By Maria Turner
Advanced cardiac life support, delivering babies, emergency intubations, musculoskeletal joint injections – family medicine practitioners get a chance to do all this and even more. As medicine enters the genomics age, new challenges and unprecedented opportunities abound. “There has never been a more exciting time to enter family medicine,” said Richard I. Levin, VP (Health Affairs) and Dean of the Faculty of Medicine at McGill University.
This was one of the take-home messages of the 2nd Family Medicine Student Symposium, held at McGill University this year, bringing together medical students from five universities (McGill, Université de Montréal, Univeristé Laval, Université de Sherbrooke and the University of Ottawa).
The daylong event highlighted the many reasons why family medicine is being rediscovered as a specialty in its own right. “I think that family medicine has had a very low profile historically; this kind of event really puts the field higher up,” said Dr. Alan Pavilanis, Chief of Family Medicine at St. Mary’s Hospital Center and Professor of Family Medicine at McGill. Dr. Pavilanis led a workshop on adolescent medicine and eating disorders at the Symposium. “This event exposes students to family medicine as a positive discipline and career choice.”
A day of discovery
Students did more than talk about family medicine at the Symposium. They also had the opportunity to try it out. McGill med-4 student Signe Richer, who gained experience in her medical elective in the Himalayas, led a group of participants to Mount Royal Park for a demonstration of wilderness medicine. “I think this is a really great way to solidify your basics and learn how to be prepared in all sorts of situations,” said Richer. “We’re all learning to be doctors and it’s very realistic that one day we’ll end up in a situation where we’re in the middle of nowhere and someone will say, ‘We need a doctor!’.”
At McGill’s Arnold and Blema Steinberg Medical Simulation Centre, students were learning and practicing other skills, wrapping pretend fractures in casts, delivering babies from mannequin patients, and learning the protocols for trauma cases. For Virginie Coulombe, a med student at l’Université de Montréal, and her friend, McGill med student Avril Bissonnette, it was a day of discovery. “It made me realize that family medicine is really diverse,” said Coulombe after a morning of workshops. “It’s not like a specialist who focuses on one part of the body, in family medicine, you treat the whole person.”
“I think the event in Quebec is unique,” said Francine Lemire, Associate Executive Director of Professional Affairs at the College of Family Physicians of Canada, who was at the Symposium representing the College, along with other partner organizations. “It’s a wonderful opportunity for medical students to network among themselves, to compare their programs, and to find out a little bit more about family medicine as a discipline from people on the ground.”
“Those of you who choose family medicine will be opting for diversity, intrigue, and challenge – in short, a life of adventure,” said VP-Dean Levin, who introduced Quebec Minister of Health and Social Services Dr. Yves Bolduc during the afternoon conference session attended by all students. Dr. Bolduc shared his own experiences of working as a family medicine practitioner for over 25 years and stressed the present-day importance of strong interpersonal skills and teamwork.

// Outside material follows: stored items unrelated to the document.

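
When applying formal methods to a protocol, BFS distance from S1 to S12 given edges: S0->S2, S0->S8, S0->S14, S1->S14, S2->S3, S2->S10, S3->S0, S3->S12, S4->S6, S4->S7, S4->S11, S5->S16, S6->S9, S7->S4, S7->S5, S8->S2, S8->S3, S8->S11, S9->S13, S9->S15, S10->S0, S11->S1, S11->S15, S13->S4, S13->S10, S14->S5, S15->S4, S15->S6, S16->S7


BFS layer-by-layer from S1:
  dist 0: {S1}
  dist 1: {S14}
  dist 2: {S5}
  dist 3: {S16}
  dist 4: {S7}
  dist 5: {S4}
  dist 6: {S6, S11}
  dist 7: {S9, S15}
  dist 8: {S13}
  dist 9: {S10}
  dist 10: {S0}
  dist 11: {S2, S8}
  dist 12: {S3}
  dist 13: {S12}
  -> S12 reached at distance 13
Shortest path length = 13

13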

Keynote speaker Dr. Vania Jimenez, faculty member at McGill and medical director of CSSS de la Montagne, also spoke about what she had learned from her extensive career. Dr. Jimenez has worked and taught in diverse places, from the small Quebec town of Saint-Ours to Haiti, where she was part of a team providing on-site care to earthquake victims .
In Montreal, she practices family medicine obstetrics and helped establish La Maison Bleu, a community organization helping pregnant women in need. Jimenez shared stories from her practice: getting to know the whole village when working in Saint-Ours; delivering the children of a woman whose culture did not permit her to address the doctor directly; and treating a patient who had fled her own country so she could spare her daughter the ritual of genital circumcision.
“If you have trouble deciding what to do,” she said, ”family medicine allows you the freedom to choose a bit of everything.” Jimenez, a passionate doctor, the mother of seven children and grandmother to five, as well as the author of two novels, is living proof.